Carla, a House appropriator, called the outcome "mixed" for K‑12: the legislature approved an aid increase she described as roughly 2.5% for the coming years — a rate she and local leaders said will not fully cover rising costs for teacher pay, transportation, building maintenance and behavioral‑health supports. "We have a lot of needs in our K‑12 schools that that increase is not going to help cover," she said.

The forum speakers reported that measures to channel public funds to private schools (vouchers or education savings accounts) were defeated; however, a state law now authorizes the creation of public charter schools. Carla said a public charter would receive lower per‑student funding than traditional districts: "All our kids that go to Fargo Public Schools ... approximately $11,600 from the state. Someone who goes to a public charter school will only get approximately $8,800 per student." Forum speakers explained the charter option may be attractive for some tribal or small rural programs wishing to draw state funding with higher accountability requirements than private schools.

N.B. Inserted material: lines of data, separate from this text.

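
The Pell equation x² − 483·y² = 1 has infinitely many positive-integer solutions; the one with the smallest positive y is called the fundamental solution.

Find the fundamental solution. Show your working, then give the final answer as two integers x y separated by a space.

22 1

d=483: √d = [21; 1,42] (ℓ=2, even), read p_1/q_1
step 0: (21, 1)  from 21·(1,0) + (0,1)
step 1: (22, 1)  from 1·(21,1) + (1,0)
fundamental: x₁=22, y₁=1  (since 484 − 483·1 = 1)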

On school meals, the legislature raised the income threshold for free school meals from 200% of the federal poverty level to 225%, but did not enact universal free meals for all students.

A high‑profile policy change requires every school district to adopt a "bell‑to‑bell" ban on cellphones in class time; districts must include exemptions for students with Individualized Education Programs, 504 plans or documented medical needs. Carla described implementation as a district responsibility and said the state school boards association is developing model language.

Ending

Local educators and leaders said the funding increase will provide some relief but that districts will need to prioritize among competing needs while they adapt to new policy requirements such as the cellphone rule and review how charter authorization will interact with district programs.